If your credit is otherwise good, it doesn’t matter if you don’t apply for a new card or loan within six months of planning to go car shopping.
Buying a car improves your score — if you can swing your payment
Not only does buying a car not hurt your score negatively, but financing your vehicle can actually strengthen your credit in the long run. After the first Minor His hit when pulling hard, the score quickly recovers and then starts to increase.
This is because new loans add another account to your credit report, and every account in good standing increases your creditworthiness. It also helps to add to the account combination. Lenders prefer to use a mix of both revolving credit (such as credit cards) and installment credit (car loans). Every time you pay on time, you become more attractive to prospective lenders and can steadily reduce your overall debt.
However, all of these benefits are dependent on your ability to keep up with payments.
Getting in trouble also lowers your credit score
For all the benefits you can get from a healthy car loan that is in good standing, just one slip can ruin everything—and your credit.
According to Lending Tree, one missed car payment can drop your score by as much as 180 points.
From there, things only get worse — and rapidly.
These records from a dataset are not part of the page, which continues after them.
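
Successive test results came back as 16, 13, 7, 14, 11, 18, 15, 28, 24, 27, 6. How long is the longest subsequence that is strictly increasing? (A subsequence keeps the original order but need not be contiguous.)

5

Let dp[i] be the length of the longest such subsequence ending at index i:
i:      1  2  3  4  5  6  7  8  9 10 11
a[i]:  16 13  7 14 11 18 15 28 24 27  6
dp:     1  1  1  2  2  3  3  4  4  5  1
Maximum dp value is 5.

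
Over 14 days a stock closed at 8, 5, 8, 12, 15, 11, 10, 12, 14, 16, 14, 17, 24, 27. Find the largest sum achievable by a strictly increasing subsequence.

Let S[i] be the best sum of a strictly increasing subsequence ending at i:
i:       1   2   3   4   5   6   7   8   9  10  11  12  13  14
a[i]:    8   5   8  12  15  11  10  12  14  16  14  17  24  27
S:       8   5  13  25  40  24  23  36  50  66  50  83 107 134
Maximum is 134 (e.g. 5 + 8 + 11 + 12 + 14 + 16 + 17 + 24 + 27).

134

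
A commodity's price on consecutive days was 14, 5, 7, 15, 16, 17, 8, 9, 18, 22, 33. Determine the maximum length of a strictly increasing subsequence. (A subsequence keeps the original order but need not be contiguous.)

Track the smallest tail for each achievable length (strict):
14 → extends → [14]
5 → replaces 14 → [5]
7 → extends → [5, 7]
15 → extends → [5, 7, 15]
16 → extends → [5, 7, 15, 16]
17 → extends → [5, 7, 15, 16, 17]
8 → replaces 15 → [5, 7, 8, 16, 17]
9 → replaces 16 → [5, 7, 8, 9, 17]
18 → extends → [5, 7, 8, 9, 17, 18]
22 → extends → [5, 7, 8, 9, 17, 18, 22]
33 → extends → [5, 7, 8, 9, 17, 18, 22, 33]
Eight tails, so the longest strictly increasing subsequence has length 8 (e.g. 5, 7, 15, 16, 17, 18, 22, 33).

8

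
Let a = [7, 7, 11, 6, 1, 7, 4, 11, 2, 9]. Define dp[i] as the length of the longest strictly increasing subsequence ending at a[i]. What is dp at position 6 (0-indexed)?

2

dp[i] = 1 + max{dp[j] : j<i, a[j]<a[i]} (or 1 if no such j):
i:      0  1  2  3  4  5  6  7  8  9
a[i]:   7  7 11  6  1  7  4 11  2  9
dp:     1  1  2  1  1  2  2  3  2  3
At index 6 the value is 2.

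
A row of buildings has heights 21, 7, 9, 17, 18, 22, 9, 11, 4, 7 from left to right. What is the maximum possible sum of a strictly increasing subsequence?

73

Let S[i] be the best sum of a strictly increasing subsequence ending at i:
i:      1  2  3  4  5  6  7  8  9 10
a[i]:  21  7  9 17 18 22  9 11  4  7
S:     21  7 16 33 51 73 16 27  4 11
Maximum is 73 (e.g. 7 + 9 + 17 + 18 + 22).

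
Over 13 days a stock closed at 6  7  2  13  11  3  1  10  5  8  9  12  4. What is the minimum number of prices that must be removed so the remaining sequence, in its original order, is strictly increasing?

7

Fewest deletions = n − (longest strictly increasing subsequence).
Patience tails:
6 → extends → [6]
7 → extends → [6, 7]
2 → replaces 6 → [2, 7]
13 → extends → [2, 7, 13]
11 → replaces 13 → [2, 7, 11]
3 → replaces 7 → [2, 3, 11]
1 → replaces 2 → [1, 3, 11]
10 → replaces 11 → [1, 3, 10]
5 → replaces 10 → [1, 3, 5]
8 → extends → [1, 3, 5, 8]
9 → extends → [1, 3, 5, 8, 9]
12 → extends → [1, 3, 5, 8, 9, 12]
4 → replaces 5 → [1, 3, 4, 8, 9, 12]
Longest strictly increasing subsequence has length 6, so deletions = 13 − 6 = 7.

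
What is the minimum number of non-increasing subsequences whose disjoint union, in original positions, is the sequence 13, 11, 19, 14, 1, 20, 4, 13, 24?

4

Place each on the leftmost legal pile:
13 → new pile 1 (tops now [13])
11 → pile 1 (tops now [11])
19 → new pile 2 (tops now [11, 19])
14 → pile 2 (tops now [11, 14])
1 → pile 1 (tops now [1, 14])
20 → new pile 3 (tops now [1, 14, 20])
4 → pile 2 (tops now [1, 4, 20])
13 → pile 3 (tops now [1, 4, 13])
24 → new pile 4 (tops now [1, 4, 13, 24])
Four piles.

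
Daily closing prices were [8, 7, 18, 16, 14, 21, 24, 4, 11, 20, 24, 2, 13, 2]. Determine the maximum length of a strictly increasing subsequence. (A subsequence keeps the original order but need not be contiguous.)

Track the smallest tail for each achievable length (strict):
8 → extends → [8]
7 → replaces 8 → [7]
18 → extends → [7, 18]
16 → replaces 18 → [7, 16]
14 → replaces 16 → [7, 14]
21 → extends → [7, 14, 21]
24 → extends → [7, 14, 21, 24]
4 → replaces 7 → [4, 14, 21, 24]
11 → replaces 14 → [4, 11, 21, 24]
20 → replaces 21 → [4, 11, 20, 24]
24 → already a tail → [4, 11, 20, 24]
2 → replaces 4 → [2, 11, 20, 24]
13 → replaces 20 → [2, 11, 13, 24]
2 → already a tail → [2, 11, 13, 24]
Four tails, so the longest strictly increasing subsequence has length 4 (e.g. 8, 18, 21, 24).

4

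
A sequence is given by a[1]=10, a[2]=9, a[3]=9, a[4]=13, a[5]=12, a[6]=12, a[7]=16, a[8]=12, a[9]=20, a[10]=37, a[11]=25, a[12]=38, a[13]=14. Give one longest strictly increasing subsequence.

Patience tails give the LIS length; then backtrack through the dp parents:
10 → extends → [10]
9 → replaces 10 → [9]
9 → already a tail → [9]
13 → extends → [9, 13]
12 → replaces 13 → [9, 12]
12 → already a tail → [9, 12]
16 → extends → [9, 12, 16]
12 → already a tail → [9, 12, 16]
20 → extends → [9, 12, 16, 20]
37 → extends → [9, 12, 16, 20, 37]
25 → replaces 37 → [9, 12, 16, 20, 25]
38 → extends → [9, 12, 16, 20, 25, 38]
14 → replaces 16 → [9, 12, 14, 20, 25, 38]
Length 6; one witness is 10, 13, 16, 20, 37, 38.

10, 13, 16, 20, 37, 38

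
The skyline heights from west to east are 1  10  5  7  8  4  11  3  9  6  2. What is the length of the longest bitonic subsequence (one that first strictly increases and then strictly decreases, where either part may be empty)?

8

inc[i] = longest strictly increasing subsequence ending at i; dec[i] = longest strictly decreasing subsequence starting at i:
i:      1  2  3  4  5  6  7  8  9 10 11
a[i]:   1 10  5  7  8  4 11  3  9  6  2
inc:    1  2  2  3  4  2  5  2  5  3  2
dec:    1  5  4  4  4  3  4  2  3  2  1
Best peak at i=7 (value 11): inc=5, dec=4, length 5+4−1 = 8.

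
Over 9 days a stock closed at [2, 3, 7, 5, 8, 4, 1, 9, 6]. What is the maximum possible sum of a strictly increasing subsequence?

29

Let S[i] be the best sum of a strictly increasing subsequence ending at i:
i:      1  2  3  4  5  6  7  8  9
a[i]:   2  3  7  5  8  4  1  9  6
S:      2  5 12 10 20  9  1 29 16
Maximum is 29 (e.g. 2 + 3 + 7 + 8 + 9).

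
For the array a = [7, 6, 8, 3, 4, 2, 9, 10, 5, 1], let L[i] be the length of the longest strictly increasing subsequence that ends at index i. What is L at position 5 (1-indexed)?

dp[i] = 1 + max{dp[j] : j<i, a[j]<a[i]} (or 1 if no such j):
i:      1  2  3  4  5  6  7  8  9 10
a[i]:   7  6  8  3  4  2  9 10  5  1
dp:     1  1  2  1  2  1  3  4  3  1
At index 5 the value is 2.

2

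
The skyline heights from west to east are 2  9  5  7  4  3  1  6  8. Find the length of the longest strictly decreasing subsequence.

Negate each value so 'decreasing' becomes 'increasing', then run patience tails on the negated sequence:
-2 → extends → [-2]
-9 → replaces -2 → [-9]
-5 → extends → [-9, -5]
-7 → replaces -5 → [-9, -7]
-4 → extends → [-9, -7, -4]
-3 → extends → [-9, -7, -4, -3]
-1 → extends → [-9, -7, -4, -3, -1]
-6 → replaces -4 → [-9, -7, -6, -3, -1]
-8 → replaces -7 → [-9, -8, -6, -3, -1]
Five tails, so the longest strictly decreasing subsequence of the original has length 5.

5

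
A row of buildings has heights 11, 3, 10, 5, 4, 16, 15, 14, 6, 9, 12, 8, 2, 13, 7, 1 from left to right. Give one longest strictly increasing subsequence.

3, 5, 6, 9, 12, 13

Patience tails give the LIS length; then backtrack through the dp parents:
11 → extends → [11]
3 → replaces 11 → [3]
10 → extends → [3, 10]
5 → replaces 10 → [3, 5]
4 → replaces 5 → [3, 4]
16 → extends → [3, 4, 16]
15 → replaces 16 → [3, 4, 15]
14 → replaces 15 → [3, 4, 14]
6 → replaces 14 → [3, 4, 6]
9 → extends → [3, 4, 6, 9]
12 → extends → [3, 4, 6, 9, 12]
8 → replaces 9 → [3, 4, 6, 8, 12]
2 → replaces 3 → [2, 4, 6, 8, 12]
13 → extends → [2, 4, 6, 8, 12, 13]
7 → replaces 8 → [2, 4, 6, 7, 12, 13]
1 → replaces 2 → [1, 4, 6, 7, 12, 13]
Length 6; one witness is 3, 5, 6, 9, 12, 13.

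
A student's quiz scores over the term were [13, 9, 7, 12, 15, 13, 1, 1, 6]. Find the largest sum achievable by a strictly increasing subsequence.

Let S[i] be the best sum of a strictly increasing subsequence ending at i:
i:      1  2  3  4  5  6  7  8  9
a[i]:  13  9  7 12 15 13  1  1  6
S:     13  9  7 21 36 34  1  1  7
Maximum is 36 (e.g. 9 + 12 + 15).

36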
After 60 days, the score drops even further and becomes toxic to lenders who reject all but the worst loans at the highest interest rates. In the worst case, the blemish lasts for seven years before disappearing from the report.
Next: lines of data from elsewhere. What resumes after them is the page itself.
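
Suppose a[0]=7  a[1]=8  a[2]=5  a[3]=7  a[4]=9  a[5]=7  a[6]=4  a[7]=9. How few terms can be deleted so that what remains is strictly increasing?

Fewest deletions = n − (longest strictly increasing subsequence).
i:     0 1 2 3 4 5 6 7
a[i]:  7 8 5 7 9 7 4 9
dp:    1 2 1 2 3 2 1 3
max dp = 3, so deletions = 8 − 3 = 5.

5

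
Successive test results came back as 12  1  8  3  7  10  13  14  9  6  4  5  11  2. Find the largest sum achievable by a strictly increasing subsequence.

Let S[i] be the best sum of a strictly increasing subsequence ending at i:
i:      1  2  3  4  5  6  7  8  9 10 11 12 13 14
a[i]:  12  1  8  3  7 10 13 14  9  6  4  5 11  2
S:     12  1  9  4 11 21 34 48 20 10  8 13 32  3
Maximum is 48 (e.g. 1 + 3 + 7 + 10 + 13 + 14).

48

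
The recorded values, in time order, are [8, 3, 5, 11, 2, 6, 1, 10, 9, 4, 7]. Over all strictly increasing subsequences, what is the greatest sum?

24

Let S[i] be the best sum of a strictly increasing subsequence ending at i:
i:      1  2  3  4  5  6  7  8  9 10 11
a[i]:   8  3  5 11  2  6  1 10  9  4  7
S:      8  3  8 19  2 14  1 24 23  7 21
Maximum is 24 (e.g. 3 + 5 + 6 + 10).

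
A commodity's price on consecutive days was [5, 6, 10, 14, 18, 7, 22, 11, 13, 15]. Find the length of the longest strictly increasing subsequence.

Let dp[i] be the length of the longest such subsequence ending at index i:
i:      1  2  3  4  5  6  7  8  9 10
a[i]:   5  6 10 14 18  7 22 11 13 15
dp:     1  2  3  4  5  3  6  4  5  6
Maximum dp value is 6.

6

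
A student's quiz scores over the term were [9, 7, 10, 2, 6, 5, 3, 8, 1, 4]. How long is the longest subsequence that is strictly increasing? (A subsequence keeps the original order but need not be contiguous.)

Let dp[i] be the length of the longest such subsequence ending at index i:
i:      1  2  3  4  5  6  7  8  9 10
a[i]:   9  7 10  2  6  5  3  8  1  4
dp:     1  1  2  1  2  2  2  3  1  3
Maximum dp value is 3.

3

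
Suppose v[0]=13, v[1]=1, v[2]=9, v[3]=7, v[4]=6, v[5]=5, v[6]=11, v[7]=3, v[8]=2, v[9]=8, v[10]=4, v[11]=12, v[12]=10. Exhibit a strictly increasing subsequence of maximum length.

1, 9, 11, 12

Patience tails give the LIS length; then backtrack through the dp parents:
13 → extends → [13]
1 → replaces 13 → [1]
9 → extends → [1, 9]
7 → replaces 9 → [1, 7]
6 → replaces 7 → [1, 6]
5 → replaces 6 → [1, 5]
11 → extends → [1, 5, 11]
3 → replaces 5 → [1, 3, 11]
2 → replaces 3 → [1, 2, 11]
8 → replaces 11 → [1, 2, 8]
4 → replaces 8 → [1, 2, 4]
12 → extends → [1, 2, 4, 12]
10 → replaces 12 → [1, 2, 4, 10]
Length 4; one witness is 1, 9, 11, 12.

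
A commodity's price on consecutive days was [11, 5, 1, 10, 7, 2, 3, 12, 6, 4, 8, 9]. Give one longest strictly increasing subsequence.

Patience tails give the LIS length; then backtrack through the dp parents:
11 → extends → [11]
5 → replaces 11 → [5]
1 → replaces 5 → [1]
10 → extends → [1, 10]
7 → replaces 10 → [1, 7]
2 → replaces 7 → [1, 2]
3 → extends → [1, 2, 3]
12 → extends → [1, 2, 3, 12]
6 → replaces 12 → [1, 2, 3, 6]
4 → replaces 6 → [1, 2, 3, 4]
8 → extends → [1, 2, 3, 4, 8]
9 → extends → [1, 2, 3, 4, 8, 9]
Length 6; one witness is 1, 2, 3, 6, 8, 9.

1, 2, 3, 6, 8, 9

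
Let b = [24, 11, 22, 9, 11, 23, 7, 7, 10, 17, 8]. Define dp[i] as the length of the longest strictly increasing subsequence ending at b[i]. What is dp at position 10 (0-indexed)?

2

dp[i] = 1 + max{dp[j] : j<i, b[j]<b[i]} (or 1 if no such j):
i:      0  1  2  3  4  5  6  7  8  9 10
b[i]:  24 11 22  9 11 23  7  7 10 17  8
dp:     1  1  2  1  2  3  1  1  2  3  2
At index 10 the value is 2.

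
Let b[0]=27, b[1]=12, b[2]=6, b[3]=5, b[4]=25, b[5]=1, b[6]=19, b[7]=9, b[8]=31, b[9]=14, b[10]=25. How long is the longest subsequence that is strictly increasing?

Track the smallest tail for each achievable length (strict):
27 → extends → [27]
12 → replaces 27 → [12]
6 → replaces 12 → [6]
5 → replaces 6 → [5]
25 → extends → [5, 25]
1 → replaces 5 → [1, 25]
19 → replaces 25 → [1, 19]
9 → replaces 19 → [1, 9]
31 → extends → [1, 9, 31]
14 → replaces 31 → [1, 9, 14]
25 → extends → [1, 9, 14, 25]
Four tails, so the longest strictly increasing subsequence has length 4 (e.g. 6, 9, 14, 25).

4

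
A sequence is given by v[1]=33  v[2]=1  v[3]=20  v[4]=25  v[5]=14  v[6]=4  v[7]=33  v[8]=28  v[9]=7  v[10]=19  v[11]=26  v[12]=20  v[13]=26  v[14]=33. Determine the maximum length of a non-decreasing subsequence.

Let dp[i] be the length of the longest such subsequence ending at index i:
i:      1  2  3  4  5  6  7  8  9 10 11 12 13 14
v[i]:  33  1 20 25 14  4 33 28  7 19 26 20 26 33
dp:     1  1  2  3  2  2  4  4  3  4  5  5  6  7
Maximum dp value is 7.

7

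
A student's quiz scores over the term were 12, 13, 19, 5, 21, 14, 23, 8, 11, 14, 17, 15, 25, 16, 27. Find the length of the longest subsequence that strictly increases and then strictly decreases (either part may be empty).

inc[i] = longest strictly increasing subsequence ending at i; dec[i] = longest strictly decreasing subsequence starting at i:
i:      1  2  3  4  5  6  7  8  9 10 11 12 13 14 15
a[i]:  12 13 19  5 21 14 23  8 11 14 17 15 25 16 27
inc:    1  2  3  1  4  3  5  2  3  4  5  5  6  6  7
dec:    2  2  3  1  3  2  3  1  1  1  2  1  2  1  1
Best peak at i=7 (value 23): inc=5, dec=3, length 5+3−1 = 7.

7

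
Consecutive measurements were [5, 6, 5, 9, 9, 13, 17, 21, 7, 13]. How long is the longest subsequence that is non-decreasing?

7

Let dp[i] be the length of the longest such subsequence ending at index i:
i:      1  2  3  4  5  6  7  8  9 10
a[i]:   5  6  5  9  9 13 17 21  7 13
dp:     1  2  2  3  4  5  6  7  3  6
Maximum dp value is 7.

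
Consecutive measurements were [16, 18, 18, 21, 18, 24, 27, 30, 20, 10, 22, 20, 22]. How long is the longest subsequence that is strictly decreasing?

3

Negate each value so 'decreasing' becomes 'increasing', then run patience tails on the negated sequence:
-16 → extends → [-16]
-18 → replaces -16 → [-18]
-18 → already a tail → [-18]
-21 → replaces -18 → [-21]
-18 → extends → [-21, -18]
-24 → replaces -21 → [-24, -18]
-27 → replaces -24 → [-27, -18]
-30 → replaces -27 → [-30, -18]
-20 → replaces -18 → [-30, -20]
-10 → extends → [-30, -20, -10]
-22 → replaces -20 → [-30, -22, -10]
-20 → replaces -10 → [-30, -22, -20]
-22 → already a tail → [-30, -22, -20]
Three tails, so the longest strictly decreasing subsequence of the original has length 3.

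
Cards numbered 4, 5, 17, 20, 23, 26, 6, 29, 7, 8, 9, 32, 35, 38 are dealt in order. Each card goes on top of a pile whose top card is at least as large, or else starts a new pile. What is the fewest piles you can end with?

10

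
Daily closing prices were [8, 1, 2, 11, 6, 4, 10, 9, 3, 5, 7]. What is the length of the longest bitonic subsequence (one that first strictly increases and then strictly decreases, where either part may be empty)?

6

inc[i] = longest strictly increasing subsequence ending at i; dec[i] = longest strictly decreasing subsequence starting at i:
i:      1  2  3  4  5  6  7  8  9 10 11
a[i]:   8  1  2 11  6  4 10  9  3  5  7
inc:    1  1  2  3  3  3  4  4  3  4  5
dec:    4  1  1  4  3  2  3  2  1  1  1
Best peak at i=4 (value 11): inc=3, dec=4, length 3+4−1 = 6.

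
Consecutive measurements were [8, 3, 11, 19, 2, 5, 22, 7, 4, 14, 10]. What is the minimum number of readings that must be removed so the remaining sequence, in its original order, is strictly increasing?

Fewest deletions = n − (longest strictly increasing subsequence).
i:      1  2  3  4  5  6  7  8  9 10 11
a[i]:   8  3 11 19  2  5 22  7  4 14 10
dp:     1  1  2  3  1  2  4  3  2  4  4
max dp = 4, so deletions = 11 − 4 = 7.

7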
Affordable car loans are credit kryptonite
After 60 days, you are in default and your lender will do everything possible to recoup your losses. That means sending the account to a collection, remanding the vehicle, and possibly filing a lawsuit for reimbursement. In general, none of these scenarios are good for your credit or financial life.
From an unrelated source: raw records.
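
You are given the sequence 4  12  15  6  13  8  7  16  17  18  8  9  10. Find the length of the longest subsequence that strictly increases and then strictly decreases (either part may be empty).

inc[i] = longest strictly increasing subsequence ending at i; dec[i] = longest strictly decreasing subsequence starting at i:
i:      1  2  3  4  5  6  7  8  9 10 11 12 13
a[i]:   4 12 15  6 13  8  7 16 17 18  8  9 10
inc:    1  2  3  2  3  3  3  4  5  6  4  5  6
dec:    1  3  4  1  3  2  1  2  2  2  1  1  1
Best peak at i=10 (value 18): inc=6, dec=2, length 6+2−1 = 7.

7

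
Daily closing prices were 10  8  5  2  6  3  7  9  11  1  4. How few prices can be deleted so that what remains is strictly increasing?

Fewest deletions = n − (longest strictly increasing subsequence).
Patience tails:
10 → extends → [10]
8 → replaces 10 → [8]
5 → replaces 8 → [5]
2 → replaces 5 → [2]
6 → extends → [2, 6]
3 → replaces 6 → [2, 3]
7 → extends → [2, 3, 7]
9 → extends → [2, 3, 7, 9]
11 → extends → [2, 3, 7, 9, 11]
1 → replaces 2 → [1, 3, 7, 9, 11]
4 → replaces 7 → [1, 3, 4, 9, 11]
Longest strictly increasing subsequence has length 5, so deletions = 11 − 5 = 6.

6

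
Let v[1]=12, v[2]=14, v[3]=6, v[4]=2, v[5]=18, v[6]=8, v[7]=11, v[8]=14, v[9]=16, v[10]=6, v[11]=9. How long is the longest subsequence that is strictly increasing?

Track the smallest tail for each achievable length (strict):
12 → extends → [12]
14 → extends → [12, 14]
6 → replaces 12 → [6, 14]
2 → replaces 6 → [2, 14]
18 → extends → [2, 14, 18]
8 → replaces 14 → [2, 8, 18]
11 → replaces 18 → [2, 8, 11]
14 → extends → [2, 8, 11, 14]
16 → extends → [2, 8, 11, 14, 16]
6 → replaces 8 → [2, 6, 11, 14, 16]
9 → replaces 11 → [2, 6, 9, 14, 16]
Five tails, so the longest strictly increasing subsequence has length 5 (e.g. 6, 8, 11, 14, 16).

5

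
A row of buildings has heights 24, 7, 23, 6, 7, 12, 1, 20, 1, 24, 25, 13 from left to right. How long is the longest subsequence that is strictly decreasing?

Negate each value so 'decreasing' becomes 'increasing', then run patience tails on the negated sequence:
-24 → extends → [-24]
-7 → extends → [-24, -7]
-23 → replaces -7 → [-24, -23]
-6 → extends → [-24, -23, -6]
-7 → replaces -6 → [-24, -23, -7]
-12 → replaces -7 → [-24, -23, -12]
-1 → extends → [-24, -23, -12, -1]
-20 → replaces -12 → [-24, -23, -20, -1]
-1 → already a tail → [-24, -23, -20, -1]
-24 → already a tail → [-24, -23, -20, -1]
-25 → replaces -24 → [-25, -23, -20, -1]
-13 → replaces -1 → [-25, -23, -20, -13]
Four tails, so the longest strictly decreasing subsequence of the original has length 4.

4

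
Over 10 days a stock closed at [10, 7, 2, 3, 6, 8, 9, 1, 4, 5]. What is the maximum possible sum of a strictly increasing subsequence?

Let S[i] be the best sum of a strictly increasing subsequence ending at i:
i:      1  2  3  4  5  6  7  8  9 10
a[i]:  10  7  2  3  6  8  9  1  4  5
S:     10  7  2  5 11 19 28  1  9 14
Maximum is 28 (e.g. 2 + 3 + 6 + 8 + 9).

28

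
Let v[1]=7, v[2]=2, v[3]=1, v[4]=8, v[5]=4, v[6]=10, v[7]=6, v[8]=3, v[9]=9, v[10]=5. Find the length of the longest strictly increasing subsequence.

Let dp[i] be the length of the longest such subsequence ending at index i:
i:      1  2  3  4  5  6  7  8  9 10
v[i]:   7  2  1  8  4 10  6  3  9  5
dp:     1  1  1  2  2  3  3  2  4  3
Maximum dp value is 4.

4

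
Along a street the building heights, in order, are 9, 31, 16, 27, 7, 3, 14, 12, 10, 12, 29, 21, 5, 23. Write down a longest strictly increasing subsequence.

9, 10, 12, 21, 23

Patience tails give the LIS length; then backtrack through the dp parents:
9 → extends → [9]
31 → extends → [9, 31]
16 → replaces 31 → [9, 16]
27 → extends → [9, 16, 27]
7 → replaces 9 → [7, 16, 27]
3 → replaces 7 → [3, 16, 27]
14 → replaces 16 → [3, 14, 27]
12 → replaces 14 → [3, 12, 27]
10 → replaces 12 → [3, 10, 27]
12 → replaces 27 → [3, 10, 12]
29 → extends → [3, 10, 12, 29]
21 → replaces 29 → [3, 10, 12, 21]
5 → replaces 10 → [3, 5, 12, 21]
23 → extends → [3, 5, 12, 21, 23]
Length 5; one witness is 9, 10, 12, 21, 23.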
According to Experian, a remand or court judgment could drive the final nail into your credit coffin and render your persona worthless among lenders for the better part of a decade.
None of these scenarios are too far-fetched. In November 2022, CNBC reported that his car loan delinquencies reached their highest level in a decade.
Or you might end up robbing Peter and paying Paul, ignoring other less important payments to avoid falling behind on your car loan. Either way, the result is financial chaos.
After all, buying a car in and of itself doesn’t hurt or help your credit. Whether you exit the loan with a better score than you started with, or with a worse score, depends entirely on your ability to keep the end of the contract, so shop wisely.